# Blow off valve???



## Dragonsys (May 27, 2013)

This one does not require a tune: Forge Motorsports 1.4T Recirculating Bypass Valve

This one does: Forge Motorsports 1.4T Atmospheric Bypass Valve


----------



## iTz SADISTIK (Apr 6, 2014)

If I want to keep the stock box with resonator delete would this help me "hear" the turbo? CAI/SRI give you the nice little whoosh sound. It's purely for my pleasure, I know it doesn't do anything for HP etc. Just curious.


----------



## CHEVYCRUZE RS (Mar 29, 2011)

^ it can, but it wont be as loud as the normal cone intakes, they tend to give you a louder "whoosh" from your turbo.


----------



## Dragonsys (May 27, 2013)

iTz SADISTIK said:


> If I want to keep the stock box with resonator delete would this help me "hear" the turbo? CAI/SRI give you the nice little whoosh sound. It's purely for my pleasure, I know it doesn't do anything for HP etc. Just curious.

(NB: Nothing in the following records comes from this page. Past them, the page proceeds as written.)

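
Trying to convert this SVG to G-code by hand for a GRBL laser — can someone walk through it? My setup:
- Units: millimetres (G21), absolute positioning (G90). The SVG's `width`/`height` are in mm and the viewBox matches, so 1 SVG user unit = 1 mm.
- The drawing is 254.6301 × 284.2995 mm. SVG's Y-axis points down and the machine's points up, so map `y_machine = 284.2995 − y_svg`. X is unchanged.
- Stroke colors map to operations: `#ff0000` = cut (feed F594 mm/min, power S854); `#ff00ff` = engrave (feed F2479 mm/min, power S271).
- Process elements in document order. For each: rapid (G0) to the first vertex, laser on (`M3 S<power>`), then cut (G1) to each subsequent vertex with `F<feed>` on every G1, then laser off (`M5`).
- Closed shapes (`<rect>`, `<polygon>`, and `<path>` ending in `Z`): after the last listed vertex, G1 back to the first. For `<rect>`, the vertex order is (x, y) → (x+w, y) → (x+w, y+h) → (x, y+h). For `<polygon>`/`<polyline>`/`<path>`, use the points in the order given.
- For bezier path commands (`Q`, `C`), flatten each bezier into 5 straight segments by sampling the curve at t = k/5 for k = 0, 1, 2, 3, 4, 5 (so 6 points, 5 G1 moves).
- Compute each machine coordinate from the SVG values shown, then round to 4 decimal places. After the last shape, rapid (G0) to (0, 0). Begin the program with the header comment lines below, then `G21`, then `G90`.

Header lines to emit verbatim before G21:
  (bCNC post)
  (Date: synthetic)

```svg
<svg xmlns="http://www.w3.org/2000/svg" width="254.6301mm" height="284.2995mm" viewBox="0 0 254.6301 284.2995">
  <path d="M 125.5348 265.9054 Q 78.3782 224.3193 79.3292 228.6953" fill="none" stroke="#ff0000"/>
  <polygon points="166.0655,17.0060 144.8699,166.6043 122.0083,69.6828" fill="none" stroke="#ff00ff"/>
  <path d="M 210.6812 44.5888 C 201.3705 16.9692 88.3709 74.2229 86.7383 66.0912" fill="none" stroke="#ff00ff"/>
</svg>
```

Since the viewBox matches the mm dimensions, user units are millimetres directly. The only transform is the Y-flip y_m = 284.2995 − y_svg.

Shape 1 is a quadratic bezier drawn with `<path>`. Its stroke #ff0000 means cut at S854, F594. After flipping Y the toolpath is (125.5348,18.3941) → (108.5965,33.1901) → (95.5067,44.3090) → (86.2656,51.7511) → (80.8731,55.5161) → (79.3292,55.6042).

Shape 2 is a closed polygon drawn with `<polygon>`. Its stroke #ff00ff means engrave at S271, F2479. After flipping Y the toolpath is (166.0655,267.2935) → (144.8699,117.6952) → (122.0083,214.6167) → (166.0655,267.2935), returning to the start.

Shape 3 is a cubic bezier drawn with `<path>`. Its stroke #ff00ff means engrave at S271, F2479. After flipping Y the toolpath is (210.6812,239.7107) → (194.3726,247.2997) → (163.5013,241.7316) → (128.3900,230.2187) → (99.3615,219.9735) → (86.7383,218.2083).

(bCNC post)
(Date: synthetic)
G21
G90
G0 X125.5348 Y18.3941
M3 S854
G1 X108.5965 Y33.1901 F594
G1 X95.5067 Y44.3090 F594
G1 X86.2656 Y51.7511 F594
G1 X80.8731 Y55.5161 F594
G1 X79.3292 Y55.6042 F594
M5
G0 X166.0655 Y267.2935
M3 S271
G1 X144.8699 Y117.6952 F2479
G1 X122.0083 Y214.6167 F2479
G1 X166.0655 Y267.2935 F2479
M5
G0 X210.6812 Y239.7107
M3 S271
G1 X194.3726 Y247.2997 F2479
G1 X163.5013 Y241.7316 F2479
G1 X128.3900 Y230.2187 F2479
G1 X99.3615 Y219.9735 F2479
G1 X86.7383 Y218.2083 F2479
M5
G0 X0.0000 Y0.0000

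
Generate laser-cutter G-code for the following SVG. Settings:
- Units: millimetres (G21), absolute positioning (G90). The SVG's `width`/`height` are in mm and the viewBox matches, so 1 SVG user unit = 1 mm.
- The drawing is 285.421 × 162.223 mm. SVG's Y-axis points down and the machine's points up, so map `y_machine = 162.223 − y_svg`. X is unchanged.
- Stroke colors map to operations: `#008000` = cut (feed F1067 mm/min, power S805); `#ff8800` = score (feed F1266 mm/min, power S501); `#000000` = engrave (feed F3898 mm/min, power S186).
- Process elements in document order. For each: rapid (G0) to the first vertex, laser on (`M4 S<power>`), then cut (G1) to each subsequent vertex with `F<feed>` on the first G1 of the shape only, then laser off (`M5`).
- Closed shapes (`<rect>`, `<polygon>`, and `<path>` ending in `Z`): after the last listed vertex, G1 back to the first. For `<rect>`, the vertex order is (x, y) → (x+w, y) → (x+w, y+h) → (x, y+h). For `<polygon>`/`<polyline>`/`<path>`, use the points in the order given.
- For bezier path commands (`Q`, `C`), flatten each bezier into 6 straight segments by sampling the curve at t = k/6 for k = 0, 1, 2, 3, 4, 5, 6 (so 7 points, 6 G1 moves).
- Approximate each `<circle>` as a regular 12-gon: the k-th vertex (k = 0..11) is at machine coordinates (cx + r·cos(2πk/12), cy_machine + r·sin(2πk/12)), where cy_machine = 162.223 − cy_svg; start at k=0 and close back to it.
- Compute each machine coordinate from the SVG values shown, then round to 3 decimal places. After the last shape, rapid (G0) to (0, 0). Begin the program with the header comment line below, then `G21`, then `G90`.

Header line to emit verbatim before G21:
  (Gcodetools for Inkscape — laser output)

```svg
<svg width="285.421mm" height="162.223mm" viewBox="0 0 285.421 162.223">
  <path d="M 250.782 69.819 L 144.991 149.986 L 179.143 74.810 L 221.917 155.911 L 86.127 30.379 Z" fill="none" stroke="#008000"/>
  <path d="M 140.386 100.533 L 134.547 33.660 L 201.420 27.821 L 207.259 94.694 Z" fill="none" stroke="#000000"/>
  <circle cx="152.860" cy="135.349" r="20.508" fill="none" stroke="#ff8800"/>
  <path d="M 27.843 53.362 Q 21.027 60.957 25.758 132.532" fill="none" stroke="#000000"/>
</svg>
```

(Gcodetools for Inkscape — laser output)
G21
G90
G0 X250.782 Y92.404
M4 S805
G1 X144.991 Y12.237 F1067
G1 X179.143 Y87.413
G1 X221.917 Y6.312
G1 X86.127 Y131.844
G1 X250.782 Y92.404
M5
G0 X140.386 Y61.690
M4 S186
G1 X134.547 Y128.563 F3898
G1 X201.420 Y134.402
G1 X207.259 Y67.529
G1 X140.386 Y61.690
M5
G0 X173.368 Y26.874
M4 S501
G1 X170.620 Y37.128 F1266
G1 X163.114 Y44.634
G1 X152.860 Y47.382
G1 X142.606 Y44.634
G1 X135.100 Y37.128
G1 X132.352 Y26.874
G1 X135.100 Y16.620
G1 X142.606 Y9.114
G1 X152.860 Y6.366
G1 X163.114 Y9.114
G1 X170.620 Y16.620
G1 X173.368 Y26.874
M5
G0 X27.843 Y108.861
M4 S186
G1 X25.892 Y104.552 F3898
G1 X24.582 Y96.689
G1 X23.914 Y85.271
G1 X23.887 Y70.299
G1 X24.502 Y51.772
G1 X25.758 Y29.691
M5
G0 X0.000 Y0.000

viewBox `0 0 285.421 162.223` with mm width/height → 1 unit = 1 mm. Flip: y_m = 162.223 − y_svg.

**Shape 1** — `<path>` closed polygon, stroke `#008000` → cut (S805, F1067). Machine vertices: (250.782,92.404) → (144.991,12.237) → (179.143,87.413) → (221.917,6.312) → (86.127,131.844) → (250.782,92.404). Closed: final G1 returns to the first vertex.

**Shape 2** — `<path>` regular polygon, stroke `#000000` → engrave (S186, F3898). Machine vertices: (140.386,61.690) → (134.547,128.563) → (201.420,134.402) → (207.259,67.529) → (140.386,61.690). Closed: final G1 returns to the first vertex.

**Shape 3** — `<circle>` circle, stroke `#ff8800` → score (S501, F1266). Machine vertices: (173.368,26.874) → (170.620,37.128) → (163.114,44.634) → (152.860,47.382) → (142.606,44.634) → (135.100,37.128) → (132.352,26.874) → (135.100,16.620) → (142.606,9.114) → (152.860,6.366) → (163.114,9.114) → (170.620,16.620) → (173.368,26.874). Closed: final G1 returns to the first vertex.

**Shape 4** — `<path>` quadratic bezier, stroke `#000000` → engrave (S186, F3898). Control points (SVG): P0=(27.843,53.362), P1=(21.027,60.957), P2=(25.758,132.532); sampled at t=k/6. Machine vertices: (27.843,108.861) → (25.892,104.552) → (24.582,96.689) → (23.914,85.271) → (23.887,70.299) → (24.502,51.772) → (25.758,29.691). Open path.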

No. It will help hear the Blow Off noise. A open intake & downpipe will help you hear the turbo.
Turbo Sound = whistle (spooling)
Blow Off = "Whoosh" when letting off the gas

BPV (recirc; no tune required) will be louder than stock, but just barely.
BOV (atmosphere; tune required) will be much louder than stock


----------



## iTz SADISTIK (Apr 6, 2014)

I'm sure I could do the research but with little time and wanting to add to the post... anyone care to explain the difference between the two???


----------



## Dragonsys (May 27, 2013)

iTz SADISTIK said:


> I'm sure I could do the research but with little time and wanting to add to the post... anyone care to explain the difference between the two???


BPV (recirc; no tune required): the bypassed air is sent back into the intake system (recirculated).
BOV (atmosphere; tune required): the bypassed air is vented out of the system. This requires a tune because this air is already metered by the MAF, and since it does not get to the engine, the car will run too rich, which will cause issues with various sensors & build up inside the engine.


----------



## iTz SADISTIK (Apr 6, 2014)

Very nice, ty!


----------



## Merc6 (Jun 8, 2013)

Then you have other cars that run 50/50. My GFB GT on my leggy is set up that way.


----------



## Dragonsys (May 27, 2013)

Merc6 said:


> Then you have other cars that run 50/50. My GFB GT on my leggy is set up that way.


yeah, a lot of subbies use that setup, but it is not available for the Cruze, which is why I didn't mention it.


----------